Identification of keystone species
Keystone species are defined here as plant taxa that play a major role
in providing a food source for the orthopteran herbivores (Millset al. 1993; Power et al. 1996). We identified keystone
species using custom R scripts, submitting each network, preliminarily
transformed into an igraph object (Csardi & Nepusz 2006), to a
sequential and random removal of plant species. Insect species were
considered to be extinct upon loss of all the plant species they feed
on. Plant species were removed until all insect species became extinct.

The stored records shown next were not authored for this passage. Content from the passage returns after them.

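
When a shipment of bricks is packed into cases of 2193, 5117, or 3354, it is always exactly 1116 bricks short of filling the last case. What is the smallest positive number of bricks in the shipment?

398010

Being 1116 short of a full case of size k means N ≡ −1116 (mod k), i.e. N + 1116 is a multiple of each size.
2193 = 3 × 17 × 43
5117 = 7 × 17 × 43
3354 = 2 × 3 × 13 × 43
LCM(2193, 5117, 3354) = 2 × 3 × 7 × 13 × 17 × 43 = 399126.
Smallest positive N is 399126 − 1116 = 398010.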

This was repeated for n*(n–1) simulations, with n equaling the total
number of plant taxa in the network. The mean number of secondary
extinctions caused by plant removal, to which we refer hereafter as the
keystone score, was then calculated for each plant species. To examine
the distribution and the keystone score of species within the plant
functional space at the low (<1050 m a.s.l.) and high
elevation (>2000 m a.s.l.), we performed a principal
components analysis on plant traits with the function dudi.pca from the
ade4 package (Thioulouse et al. 2018). We compared the
distribution of species with different keystone scores in the functional
space of plant traits of species at the lowest and highest elevation
sites. For both elevation classes, we extracted plant species based on
their presence within the corresponding elevation range. We further
determined the 10 species with the highest keystone scores for each
network, averaged their weights for each elevation class and placed them
in the functional space of plant trait.